His four proposed reforms to avoid the next devastating crisis are:
1) Change the FSOC to a coordinating board that's only activated by severe economic crises. There's more to regulation than just banking regulations.
2) Force government to look at the facts underlying proposed policies and analyze the consequences before instituting new regulations. Traditional cost/benefit analysis.
3) Reduce the number of regulators, merge CFTC into the SEC, and the OCC into the Federal Reserve. Restore Glass-Steagall Act to separate traditional insured banking activities from risk-taking activities (though no evidence is presented to the counter arguments against this).
4) Eliminate government sponsorship of lotteries, and use the money saved on advertising them to encourage savings and financial literacy. He says lotteries are the government's Hall of Shame, paying out only 62%, so in effect are a 38% tax on the poor.

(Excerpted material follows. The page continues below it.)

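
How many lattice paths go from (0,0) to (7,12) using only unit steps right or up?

Each path has 7 right steps and 12 up steps in some order (19 steps total).
Choose which 12 of the 19 steps are up: C(19,12).

Final answer: C(19,12) = 50388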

They are also not bound by FTC's advertising rules.
The book is dull in places, with far too many mundane details about the job. That said, it deserves 2.5 stars because it does give a glimpse of the internal dysfunction at the SEC. I just wish the author would have dealt with the criticism of this agency, and indeed, whether or not it is needed at all.
The impressions of Champ while working at the helm of the SEC for 4 years are very similar to the ones I had while I was at the E&Y --though, admittedly, I was at a slightly more junior position 😊 A partial list of these would include the turf war, not being open to change or novel methods, not having a roadmap about how to go about projects.
Champ seems to be on the same side of the fence as the current administration (and with Trump of course as its biggest proponent) about “streamlining regulations and agencies” – essentially a code word for reducing the former with little regard to their usefulness and defanging the latter. His “wish list” also includes the use of the FSOC to be limited to during crises – which in my opinion is absurd.
On a personal note, I did find it curious that he dodged granting an interview to Thomson Reuters Regulatory Intelligence.
A few interesting excerpts:
“I soon learned SEC wasn’t a typical dysfunctional bureaucracy that needed fix what was broken. Rather, there were parts of it that had never been built.” “The staff perceived failure as an isolated, once-in-a-century event, not a systemic problem with the way the SEC did its business.”
A very interesting dive into the SEC and government service roles as a whole. While concerning to learn how disconnected and unmotivated certain branches of government regulators were, the author does offer some assurance that change both has and is happening for the better.
While it was not my favorite book, I am glad that I read it. My one gripe with the way the book was written was the lack of continuity between the chapters. Champ worked for 5 years in the SEC and almost every chapter jumped back and forth between those years.